- Upotipotpon
- Coordinates: 36°28′S 145°46′E﻿ / ﻿36.467°S 145.767°E
- Population: 56 (SAL 2021)
- Postcode(s): 3673
- Location: 208 km (129 mi) NE of Melbourne ; 28 km (17 mi) NW of Benalla ; 27 km (17 mi) N of Violet Town ;
- LGA(s): Shire of Strathbogie
- State electorate(s): Euroa
- Federal division(s): Indi

= Upotipotpon =

Upotipotpon is a locality in Victoria, Australia, 208 km north-east of the state capital, Melbourne, and 27 km km north of Violet Town. As of the 2021 Australian census, the population was 56. The name may derive from the Aboriginal expression pootong pootong, meaning "plenty of grass", and was used for a pastoral property taken up in 1841 between the Broken River and Stony Creek.

A small town used to exist in the area.
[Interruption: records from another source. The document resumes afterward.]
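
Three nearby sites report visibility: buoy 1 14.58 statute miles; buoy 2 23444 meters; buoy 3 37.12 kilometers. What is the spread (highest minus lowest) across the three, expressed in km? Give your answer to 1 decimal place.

buoy 1: 14.58 SM = 23.464 km.
buoy 2: 23444 m = 23.444 km.
Spread: 37.120 − 23.444 = 13.7 km.

13.7 km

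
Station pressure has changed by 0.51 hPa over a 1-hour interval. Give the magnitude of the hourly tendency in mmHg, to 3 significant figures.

0.383 mmHg per hour

0.51 hPa / 1 h × 0.750062 mmHg/hPa = 0.383 mmHg/h.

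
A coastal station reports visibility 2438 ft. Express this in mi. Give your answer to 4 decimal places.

1 ft = 0.000189394 SM, so 2438 × 0.000189394 = 0.4617 SM.

0.4617 SM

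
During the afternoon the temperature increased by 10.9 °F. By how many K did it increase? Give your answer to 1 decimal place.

6.1 K

Converting a difference, only the 9/5 scale factor applies: ΔK = 10.9 × 0.5556 = 6.1 K.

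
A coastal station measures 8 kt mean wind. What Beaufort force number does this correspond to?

8 kt lies in the Beaufort 3 band (gentle breeze, 7–10 kt).

Beaufort force 3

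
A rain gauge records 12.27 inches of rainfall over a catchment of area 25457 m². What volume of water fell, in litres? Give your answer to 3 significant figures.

Depth: 12.27 in × 25.4 = 311.658 mm.
1 mm over 1 m² is 1 L, so volume = 311.658 × 25457 = 7933877.7 L ≈ 7930000 L.

7930000 litres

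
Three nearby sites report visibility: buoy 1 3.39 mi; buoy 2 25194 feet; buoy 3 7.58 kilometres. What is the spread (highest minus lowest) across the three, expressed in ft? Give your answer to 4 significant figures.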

Between 1882 and 1888, four primary schools were opened in the district, all carrying the Upotipotpon name. They were closed between 1938 and 1951. A post office, Upotipotpon Station, opened around 1902. It was renamed Upotipotpon around 1907 and closed in 1913. In 1911, the population was 240 and in 1933, it was 131.

Upotipotpon is one of the home towns listed on the Australian War Memorial in London.